僕達の目的の一つである竜の加護は案外すんなりとくれた。だがもう一つの物。火竜の鱗を渡そうとしない。
「何故、我の鱗をやらねばならんのだ?」
「竜を倒したら鱗を剥ぎ取る。これ、常識」
朝、起きたら顔を洗う。食事をしたら歯を磨く。皆、当たり前にやっている事だ。
「竜を倒したら鱗を剥ぎ取る。その当たり前の事をさせないのだから吊り下げられて当然だね!」
「まるで意味が分からんわ!」
「アンタが了承するまで、そのままだよ?」
「ふざけるな!」
まったく、我が儘な竜だねぇ。
「あれ? ハルトさん?」
「お、目を覚ましたか。漆黒」
「はい、でも何で逆さまになっているんですか?」
ふむ、どうやら状況を理解していないらしい、
「逆さまなのは漆黒の方だ。僕達はただ座っているだけだよ」
「え? え?」
「自分が何をしたのか覚えていないのか?」
「えーと? 何でしたっけ?」
「兎だよ、う、さ、ぎ!」
「ああ、あのお肉美味しかったですよね!」
コイツは……まったく反省していないじゃねぇか!
「それの所為で全員が窮地に陥ったんだが?」
「あ……」
「そして、今からお前にお仕置きをする所だ」
「お仕置き……ですか?」
「そうだ。みんなから意見を聞いたところ、漆黒の丸焼きに決定したんだ。今火を焚いているから、少しだけ待ってろ」
「まるやき?」
焚き火の周りには串に刺した肉がじゅうじゅうと音を立てて焼かれている。
「ああ、これと同じ様にこんがりと焼く。漆黒焼きだ」
「そんな事されたら私、死んじゃいますけど?」
「そうだな」
「待って待って」
「待たないよ。お前はそれだけの事をしたんだ。全員の命を危険に晒した。許してはおけない。諦めろ」
「あの……ハルトさん。怒ってます?」
何を今更……
「怒っている段階はすでに過ぎた」
「ごめんなさい。お願いです。許して下さい!」
「駄目だ」
「嫌ー! 助けて下さい。何でもしますから!」
来た!
「今、何でもするって言ったよな?」
「え……はい……」
「これからは僕達パーティーメンバーの命令はどんな事でも必ず従う事。分かったか?」
「はい、助けてくれるなら何でもします!」
「こう言っているけど、どうする?」
メンバー全員を見る。全員が頷きを返して来る。
「みんなも許してくれるみたいだよ。良かったな」
大木から下ろして縛り上げているロープを解く。
「皆さん、ありがとうございます」
「じゃあ、お腹をが空いただろうからこれを食べると良いよ」
焼き上がった肉串を差し出す。
「美味しそうですね。何のお肉ですか?」
「勿論、兎肉だ」
漆黒の表情が瞬時に凍り付く。
「あはは……えーと……」
「兎の魔物の肉だ。たくさんあるから遠慮するな。みんなで一生懸命に集めて来たんだ。食べろ」
「あの……」
「全部残さず食べるんだ。そうしたら許してやるよ」
用意してある兎肉は全部で三羽分。一人で食べるには少しばかり多い量だ。
「魔物のお肉なんて食べたらお腹壊しますよね?」
「罰なんだから当たり前だ。何でも言う事を聞くんだろう?」
「ううっ、い、頂きますぅ」
観念して一口、兎にかぶりつく漆黒。
これで少しは反省するだろう。
涙を流しながら兎肉を咀嚼する漆黒。この後、何度も何度も、ちょっと失礼しますと呟きトボトボと歩いて行く後ろ姿を見て、少しだけ溜飲が下がる。

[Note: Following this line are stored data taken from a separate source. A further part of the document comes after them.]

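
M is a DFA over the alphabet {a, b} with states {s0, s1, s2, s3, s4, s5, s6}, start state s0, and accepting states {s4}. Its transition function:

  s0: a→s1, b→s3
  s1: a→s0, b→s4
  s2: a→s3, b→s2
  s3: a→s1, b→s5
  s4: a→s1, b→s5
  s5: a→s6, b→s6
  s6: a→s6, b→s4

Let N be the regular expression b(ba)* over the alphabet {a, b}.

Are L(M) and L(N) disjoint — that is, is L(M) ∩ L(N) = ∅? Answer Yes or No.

Yes

Converting the expression N to a DFA (subset construction, then merging equivalent states) gives the minimal DFA with states {n0, n1, n2, n3}, start state n0, accepting states {n2} and transitions n0: a→n1, b→n2; n1: a→n1, b→n1; n2: a→n1, b→n3; n3: a→n2, b→n1.
Exploring the product automaton M × N from the start pair (s0, n0), following both machines on each input symbol, reaches 12 state pairs: (s0, n0), (s1, n1), (s3, n2), (s0, n1), (s4, n1), (s5, n3), (s3, n1), (s5, n1), (s6, n2), (s6, n1), (s4, n3), (s1, n2).
M accepts in {s4} and N accepts in {n2}; no reachable pair has both components accepting, so no string drives both machines to acceptance simultaneously and L(M) ∩ L(N) = ∅.
So no string is accepted by both, and the intersection is empty.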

漆黒への罰は遂行された。後は我が儘な竜から鱗を剥ぎ取ればミッションコンプリートなんどけど……
「断る!」
「なんでだよー、ほんの八十一枚だけじゃないか」
「全部ではないか!」
「すぐに済ませるからさー、我慢しなよー」
「嫌に決まっておる。鱗を剥がすのはかなり痛いんだからな」
何度交渉しても頷かない火竜。どうするか……
「大体、我の鱗は常に燃えておる。そんな物をどうやって剥がすと言うのだ?」
「えっ?」
「我がこの雪山に居る理由もそれじゃ。燃え盛る鱗が熱くてかなわんからの。雪山の冷気で少しでも冷やしておる。元来、我は暑がりなんじゃ」
「火竜の癖に暑がりとか……」
「我の勝手じゃろうが!」
「使えない竜だな。鱗も取れないとか……」
「お主は竜を何だと思っておるのじゃ……」
「素材?」
「我らも懸命生きておるのじゃ。それを素材扱いとは、人間とはやはり不遜な生き物じゃの」
鱗が取れないならコイツにもう用は無いか。
「まったく、無駄足だったなぁ」
「我の加護をやったじゃろう?」
「加護はついでだからな。あー、鱗欲しかったのに」
残念ではあるが火竜の鱗は諦める事にして、次の竜を探しに行くしか無いな。
せっかくのレア素材……残念だな。